La campagne pour les élections régionales 2025 est officiellement lancée et certains partis ont pris une longueur d’avance. Dès samedi dernier, le déploiement des candidats et la mobilisation des électeurs ont commencé, tandis que d’autres formations s’activent depuis ce lundi pour convaincre les collèges électoraux. Les élections régionales se déroulent à suffrage indirect, et les 11 partis en lice disposent d’un délai de 15 jours pour séduire les conseillers municipaux, principaux électeurs de cette consultation. Les candidats issus du commandement traditionnel doivent également obtenir le vote de leurs pairs dans le même laps de temps. Dès le premier jour de campagne, le Rassemblement démocratique du peuple camerounais (RDPC), considéré comme le grand favori, a donné le ton. Présent dans l’ensemble des 58 départements du pays, le parti a diffusé la profession de foi de ses candidats et détaillé sa stratégie de campagne à travers le déploiement de ses équipes sur le terrain. Le Secrétaire général du Comité central, Jean Nkueté, est par ailleurs intervenu samedi soir sur la CRTV, à l’occasion d’un programme spécial consacré aux régionales.
Sur le terrain, plusieurs cadres du RDPC ont entamé les premières concertations. Philemon Yang, chef de la délégation permanente régionale du Comité central pour le Nord-Ouest, a ouvert le bal à Bamenda. L’objectif : s’assurer que les conseillers municipaux du parti voteront en faveur des listes du RDPC, tout en renforçant la confiance des candidats dans les différents départements. Dans le Sud, la démarche a été reproduite : Minette Libom Li Likeng a tenu une réunion à Mvila, tandis que Luc Magloire Mbarga Atangana a organisé un rassemblement dans le département de la Mefou-et-Afamba. L’opposition, quant à elle, démarre plus lentement. Le Parti camerounais pour la Réconciliation nationale (PCRN) rencontrait hier les électeurs de Boumnyebel, dans le Nyong-et-Kelle. De son côté, Ernest Pekeuhouo, président du Bloc pour la reconstruction et l’indépendance économique du Cameroun (BRIC), a présenté les propositions de ses candidats lors du programme spécial diffusé samedi soir sur la CRTV, en attendant les premières descentes sur le terrain. Plusieurs formations de l’opposition ont prévu de lancer leurs activités ce lundi, à l’image du Mouvement démocratique pour la défense de la République (MDR) dans le Mayo-Kani ou de l’Union démocratique du Cameroun (UDC) dans le Noun. Le président du Conseil régional de l’Adamaoua et cadre de l’Union nationale pour la Démocratie et le Progrès (UNDP), Mohamadou Dewa, doit, lui, présenter le bilan de son équipe ce soir sur la CRTV.
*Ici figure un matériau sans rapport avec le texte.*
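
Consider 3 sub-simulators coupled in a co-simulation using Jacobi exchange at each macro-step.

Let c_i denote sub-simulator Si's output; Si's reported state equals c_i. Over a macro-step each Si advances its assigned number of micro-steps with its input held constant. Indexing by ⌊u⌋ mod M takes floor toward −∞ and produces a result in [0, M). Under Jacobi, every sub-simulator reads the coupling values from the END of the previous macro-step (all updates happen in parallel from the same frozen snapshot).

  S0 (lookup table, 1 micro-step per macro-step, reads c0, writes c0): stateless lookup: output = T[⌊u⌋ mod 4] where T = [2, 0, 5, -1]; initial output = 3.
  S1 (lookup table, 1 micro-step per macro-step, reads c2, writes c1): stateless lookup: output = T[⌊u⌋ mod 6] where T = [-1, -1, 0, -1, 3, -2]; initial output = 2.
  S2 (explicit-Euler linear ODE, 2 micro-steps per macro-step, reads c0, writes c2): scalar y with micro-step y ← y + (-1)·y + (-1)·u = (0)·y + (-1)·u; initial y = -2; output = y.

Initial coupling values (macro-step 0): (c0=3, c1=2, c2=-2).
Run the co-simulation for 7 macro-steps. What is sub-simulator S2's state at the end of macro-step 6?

S2 state at macro-step 6 = 1

macro 1: S0 reads c0=3 → after 1×micro: -1; S1 reads c2=-2 → after 1×micro: 3; S2 reads c0=3 → after 2×micro: -3 ⇒ (c0=-1, c1=3, c2=-3)
macro 2: S0 reads c0=-1 → after 1×micro: -1; S1 reads c2=-3 → after 1×micro: -1; S2 reads c0=-1 → after 2×micro: 1 ⇒ (c0=-1, c1=-1, c2=1)
macro 3: S0 reads c0=-1 → after 1×micro: -1; S1 reads c2=1 → after 1×micro: -1; S2 reads c0=-1 → after 2×micro: 1 ⇒ (c0=-1, c1=-1, c2=1)
macro 4: S0 reads c0=-1 → after 1×micro: -1; S1 reads c2=1 → after 1×micro: -1; S2 reads c0=-1 → after 2×micro: 1 ⇒ (c0=-1, c1=-1, c2=1)
macro 5: S0 reads c0=-1 → after 1×micro: -1; S1 reads c2=1 → after 1×micro: -1; S2 reads c0=-1 → after 2×micro: 1 ⇒ (c0=-1, c1=-1, c2=1)
macro 6: S0 reads c0=-1 → after 1×micro: -1; S1 reads c2=1 → after 1×micro: -1; S2 reads c0=-1 → after 2×micro: 1 ⇒ (c0=-1, c1=-1, c2=1)
macro 7: S0 reads c0=-1 → after 1×micro: -1; S1 reads c2=1 → after 1×micro: -1; S2 reads c0=-1 → after 2×micro: 1 ⇒ (c0=-1, c1=-1, c2=1)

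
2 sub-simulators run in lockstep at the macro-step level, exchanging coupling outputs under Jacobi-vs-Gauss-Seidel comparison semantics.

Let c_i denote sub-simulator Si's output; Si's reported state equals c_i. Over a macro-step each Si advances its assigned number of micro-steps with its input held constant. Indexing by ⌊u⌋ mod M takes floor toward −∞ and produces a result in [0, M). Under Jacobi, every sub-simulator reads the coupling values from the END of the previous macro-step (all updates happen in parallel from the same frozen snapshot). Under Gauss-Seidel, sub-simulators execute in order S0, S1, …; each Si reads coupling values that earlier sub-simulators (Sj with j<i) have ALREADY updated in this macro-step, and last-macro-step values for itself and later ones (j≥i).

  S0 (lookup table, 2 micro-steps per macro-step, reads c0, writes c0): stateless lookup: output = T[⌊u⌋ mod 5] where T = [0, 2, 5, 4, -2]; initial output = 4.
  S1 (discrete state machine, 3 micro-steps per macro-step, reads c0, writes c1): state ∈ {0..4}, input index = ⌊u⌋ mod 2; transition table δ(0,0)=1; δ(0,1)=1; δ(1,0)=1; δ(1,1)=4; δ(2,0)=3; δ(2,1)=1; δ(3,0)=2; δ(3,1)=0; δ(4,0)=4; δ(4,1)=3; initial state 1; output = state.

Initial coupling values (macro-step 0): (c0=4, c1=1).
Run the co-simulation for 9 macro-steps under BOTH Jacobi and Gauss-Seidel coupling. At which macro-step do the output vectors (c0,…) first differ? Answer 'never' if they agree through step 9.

first divergence at macro-step: never

[Jacobi] macro 1: S0 reads c0=4 → after 2×micro: -2; S1 reads c0=4 → after 3×micro: 1 ⇒ (c0=-2, c1=1)
[Jacobi] macro 2: S0 reads c0=-2 → after 2×micro: 4; S1 reads c0=-2 → after 3×micro: 1 ⇒ (c0=4, c1=1)
[Jacobi] macro 3: S0 reads c0=4 → after 2×micro: -2; S1 reads c0=4 → after 3×micro: 1 ⇒ (c0=-2, c1=1)
[Jacobi] macro 4: S0 reads c0=-2 → after 2×micro: 4; S1 reads c0=-2 → after 3×micro: 1 ⇒ (c0=4, c1=1)
[Jacobi] macro 5: S0 reads c0=4 → after 2×micro: -2; S1 reads c0=4 → after 3×micro: 1 ⇒ (c0=-2, c1=1)
[Jacobi] macro 6: S0 reads c0=-2 → after 2×micro: 4; S1 reads c0=-2 → after 3×micro: 1 ⇒ (c0=4, c1=1)
[Jacobi] macro 7: S0 reads c0=4 → after 2×micro: -2; S1 reads c0=4 → after 3×micro: 1 ⇒ (c0=-2, c1=1)
[Jacobi] macro 8: S0 reads c0=-2 → after 2×micro: 4; S1 reads c0=-2 → after 3×micro: 1 ⇒ (c0=4, c1=1)
[Jacobi] macro 9: S0 reads c0=4 → after 2×micro: -2; S1 reads c0=4 → after 3×micro: 1 ⇒ (c0=-2, c1=1)
[Gauss-Seidel] macro 1: S0 reads c0=4 → after 2×micro: -2; S1 reads c0=-2 → after 3×micro: 1 ⇒ (c0=-2, c1=1)
[Gauss-Seidel] macro 2: S0 reads c0=-2 → after 2×micro: 4; S1 reads c0=4 → after 3×micro: 1 ⇒ (c0=4, c1=1)
[Gauss-Seidel] macro 3: S0 reads c0=4 → after 2×micro: -2; S1 reads c0=-2 → after 3×micro: 1 ⇒ (c0=-2, c1=1)
[Gauss-Seidel] macro 4: S0 reads c0=-2 → after 2×micro: 4; S1 reads c0=4 → after 3×micro: 1 ⇒ (c0=4, c1=1)
[Gauss-Seidel] macro 5: S0 reads c0=4 → after 2×micro: -2; S1 reads c0=-2 → after 3×micro: 1 ⇒ (c0=-2, c1=1)
[Gauss-Seidel] macro 6: S0 reads c0=-2 → after 2×micro: 4; S1 reads c0=4 → after 3×micro: 1 ⇒ (c0=4, c1=1)
[Gauss-Seidel] macro 7: S0 reads c0=4 → after 2×micro: -2; S1 reads c0=-2 → after 3×micro: 1 ⇒ (c0=-2, c1=1)
[Gauss-Seidel] macro 8: S0 reads c0=-2 → after 2×micro: 4; S1 reads c0=4 → after 3×micro: 1 ⇒ (c0=4, c1=1)
[Gauss-Seidel] macro 9: S0 reads c0=4 → after 2×micro: -2; S1 reads c0=-2 → after 3×micro: 1 ⇒ (c0=-2, c1=1)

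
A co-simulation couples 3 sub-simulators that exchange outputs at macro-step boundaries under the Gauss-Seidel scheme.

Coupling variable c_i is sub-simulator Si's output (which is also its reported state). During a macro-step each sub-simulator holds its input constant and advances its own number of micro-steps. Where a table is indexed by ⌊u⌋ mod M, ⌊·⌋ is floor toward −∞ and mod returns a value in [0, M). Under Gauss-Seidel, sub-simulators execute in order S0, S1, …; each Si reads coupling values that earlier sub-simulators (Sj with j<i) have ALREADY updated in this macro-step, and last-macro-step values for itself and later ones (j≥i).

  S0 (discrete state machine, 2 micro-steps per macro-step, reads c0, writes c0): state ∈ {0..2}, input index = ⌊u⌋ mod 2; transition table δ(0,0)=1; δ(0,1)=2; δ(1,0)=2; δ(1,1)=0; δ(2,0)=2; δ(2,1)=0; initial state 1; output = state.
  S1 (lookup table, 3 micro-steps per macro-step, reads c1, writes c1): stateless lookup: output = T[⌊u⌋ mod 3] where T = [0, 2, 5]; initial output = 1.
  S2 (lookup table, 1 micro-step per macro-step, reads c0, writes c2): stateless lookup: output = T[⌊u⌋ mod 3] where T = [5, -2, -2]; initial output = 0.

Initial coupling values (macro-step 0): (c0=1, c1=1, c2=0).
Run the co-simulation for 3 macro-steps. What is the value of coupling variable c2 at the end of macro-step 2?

c2 at macro-step 2 = -2

macro 1: S0 reads c0=1 → after 2×micro: 2; S1 reads c1=1 → after 3×micro: 2; S2 reads c0=2 → after 1×micro: -2 ⇒ (c0=2, c1=2, c2=-2)
macro 2: S0 reads c0=2 → after 2×micro: 2; S1 reads c1=2 → after 3×micro: 5; S2 reads c0=2 → after 1×micro: -2 ⇒ (c0=2, c1=5, c2=-2)
macro 3: S0 reads c0=2 → after 2×micro: 2; S1 reads c1=5 → after 3×micro: 5; S2 reads c0=2 → after 1×micro: -2 ⇒ (c0=2, c1=5, c2=-2)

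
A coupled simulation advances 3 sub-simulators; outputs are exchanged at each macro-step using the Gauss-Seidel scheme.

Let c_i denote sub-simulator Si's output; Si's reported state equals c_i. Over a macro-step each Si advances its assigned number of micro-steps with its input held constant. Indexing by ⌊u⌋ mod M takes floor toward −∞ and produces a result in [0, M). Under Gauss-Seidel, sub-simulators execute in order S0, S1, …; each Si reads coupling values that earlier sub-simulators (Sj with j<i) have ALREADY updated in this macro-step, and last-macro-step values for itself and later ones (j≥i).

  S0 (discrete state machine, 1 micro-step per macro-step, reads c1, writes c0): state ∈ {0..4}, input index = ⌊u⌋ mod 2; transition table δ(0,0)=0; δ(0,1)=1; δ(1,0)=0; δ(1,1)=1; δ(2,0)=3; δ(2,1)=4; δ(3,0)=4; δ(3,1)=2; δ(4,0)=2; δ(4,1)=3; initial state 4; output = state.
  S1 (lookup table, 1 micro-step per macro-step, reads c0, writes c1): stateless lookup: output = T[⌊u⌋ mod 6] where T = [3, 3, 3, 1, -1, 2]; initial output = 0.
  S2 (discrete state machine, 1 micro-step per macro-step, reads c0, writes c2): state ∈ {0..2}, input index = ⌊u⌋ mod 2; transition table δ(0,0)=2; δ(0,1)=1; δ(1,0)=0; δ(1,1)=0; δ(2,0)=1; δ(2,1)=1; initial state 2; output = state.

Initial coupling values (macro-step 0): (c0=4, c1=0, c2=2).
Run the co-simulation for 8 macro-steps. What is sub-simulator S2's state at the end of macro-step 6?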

Chez les chefs traditionnels, la mobilisation reste plus discrète. Des rencontres avec leurs pairs sont toutefois prévues dans les prochains jours. « On a déjà rencontré les autres chefs, mais il y aura d’autres échanges dans les jours à venir », explique Alioum Amadou, lamido de Guidiguis. Dans ce contexte, la campagne s’adapte à la nature particulière de ces élections. La stratégie privilégiée repose sur des réunions restreintes et ciblées avec les membres des collèges électoraux, plutôt que sur des rassemblements de masse. Entre affichage médiatique et actions sur le terrain, chaque parti tente de créer le momentum nécessaire pour séduire les électeurs clés et marquer les esprits dans ce sprint électoral de quinze jours.